PARIS (AP) — Six French women stood trial Monday in a defamation lawsuit brought by a former lawmaker they accused of sexual misconduct 1½ years before the #MeToo movement.
Four journalists who published allegations from the women and eight others in May 2016 also are defendants in the case filed by Denis Baupin, who resigned his leadership post in parliament’s lower house when the media reports came out.
Baupin’s lawyer, Emmanuel Pierrat, said his client was the victim of “media lynching” and expects his “innocence” will be “totally proved” during the four-day trial in Paris.
The defendants said they regard the proceedings as a test of French women’s ability to speak out when they think powerful men sexually harassed or abused them.
The lawsuit arose from reports by investigative website Mediapart and radio station France Inter based on accounts from 14 women who alleged he had groped, sexted and otherwise harassed them. The alleged harassment took place from 1998 to 2013.
“It’s a trial that exposes how men — in politics, in the business world, finance world, in journalism as well — how they can use their position of power,” Mediapart editorial director Edwy Plenel said.
Baupin, a prominent Green Party politician and former Paris city official at the time, denied wrongdoing. He sued the six women named in the reports, the journalists and two men who were quoted saying they witnessed some of the alleged misbehavior.
Most of the women who spoke about were fellow Green Party members. Four filed criminal complaints for sexual harassment. A nine-month judicial investigation ended without charges, with prosecutors saying the statute of limitations had expired.
Baupin was not in court Monday and doesn’t plan to attend the trial. Defense lawyers requested an order forcing him to appear, but the judge said that as the plaintiff Baupin had the right not to be there.
The women accused of defamation said they resented the situation.
It was “a disgrace” to be “sitting on the bench of the accused when this man hasn’t even been judged,” Elen Debost, an elected official in the town of Le Mans, in central France, said
Debost alleged she received dozens of unwanted text messages of a sexual nature from Baupin in 2011.
“We all said what he had to say (something) to protect other women. So that what happened to us doesn’t happen to others,” she said Monday.
Annie Lahmer, a Green member serving on the Paris region council, alleges Baupin told her she would not be able to have a career in the party after he chased her around an office desk in 1999 and she made it clear his behavior was unacceptable.

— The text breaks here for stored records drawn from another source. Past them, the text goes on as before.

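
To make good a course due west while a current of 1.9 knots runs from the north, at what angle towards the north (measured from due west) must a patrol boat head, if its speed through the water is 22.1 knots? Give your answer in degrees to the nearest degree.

5°

The current pushes perpendicular to the desired track; the heading must have a component into the current equal to 1.9 knots: 22.1 sin θ = 1.9.
sin θ = 0.0860, so θ = 4.932°.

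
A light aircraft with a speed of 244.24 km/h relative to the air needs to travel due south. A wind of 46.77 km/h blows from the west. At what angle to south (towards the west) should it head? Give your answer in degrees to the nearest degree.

11°

The wind pushes perpendicular to the desired track; the heading must have a component into the wind equal to 46.77 km/h: 244.24 sin θ = 46.77.
sin θ = 0.1915, so θ = 11.040°.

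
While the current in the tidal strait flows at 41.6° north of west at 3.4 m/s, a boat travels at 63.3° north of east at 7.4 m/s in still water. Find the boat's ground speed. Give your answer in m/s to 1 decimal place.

Taking east as x and north as y: velocity relative to the water = (3.325, 6.611) m/s; the water relative to ground = (-2.543, 2.257) m/s.
Velocity relative to ground = (3.325, 6.611) + (-2.543, 2.257) = (0.782, 8.868) m/s.
Speed = |(0.782, 8.868)| = 8.903 m/s.

8.9 m/s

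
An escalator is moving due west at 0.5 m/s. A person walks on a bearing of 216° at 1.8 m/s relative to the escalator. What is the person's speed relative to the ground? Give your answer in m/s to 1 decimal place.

2.1 m/s

Taking east as x and north as y: escalator velocity = (-0.500, 0.000) m/s; person velocity relative to escalator = (-1.058, -1.456) m/s.
Velocity relative to ground = (-0.500, 0.000) + (-1.058, -1.456) = (-1.558, -1.456) m/s.
Speed = |(-1.558, -1.456)| = 2.133 m/s.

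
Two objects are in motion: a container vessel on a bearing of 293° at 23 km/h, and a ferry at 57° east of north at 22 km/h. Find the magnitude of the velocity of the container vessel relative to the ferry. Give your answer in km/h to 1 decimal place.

Taking east as x and north as y: container vessel velocity = (-21.172, 8.987) km/h; ferry velocity = (18.451, 11.982) km/h.
Velocity of container vessel relative to ferry = (-21.172, 8.987) − (18.451, 11.982) = (-39.622, -2.995) km/h.
Magnitude = |(-39.622, -2.995)| = 39.735 km/h.

39.7 km/h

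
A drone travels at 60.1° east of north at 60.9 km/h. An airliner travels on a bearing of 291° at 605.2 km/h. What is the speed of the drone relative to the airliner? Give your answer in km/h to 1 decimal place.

645.3 km/h

Taking east as x and north as y: drone velocity = (52.794, 30.358) km/h; airliner velocity = (-565.003, 216.884) km/h.
Velocity of drone relative to airliner = (52.794, 30.358) − (-565.003, 216.884) = (617.797, -186.526) km/h.
Magnitude = |(617.797, -186.526)| = 645.341 km/h.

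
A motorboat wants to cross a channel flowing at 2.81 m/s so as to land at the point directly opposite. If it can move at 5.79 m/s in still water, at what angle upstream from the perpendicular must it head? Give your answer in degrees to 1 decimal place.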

“It’s complicated but at the same time, it was a necessary stage to go through,” Lahmer said of deciding to go public with her allegations in 2016. “It’s even more absurd because Baupin is not here. He brought on an accusation against us, but he is not here. So that’s where my anger is.”
The Associated Press does not usually identify alleged victims of sexual violence unless they agree to be named or come forward voluntarily and identify themselves, as Debost and Lahmer did.
The trial is scheduled to continue Tuesday, and hearings also are scheduled on Thursday and Friday.
In France, defamation is punishable by a maximum fine of 45,000 euros ($51,500).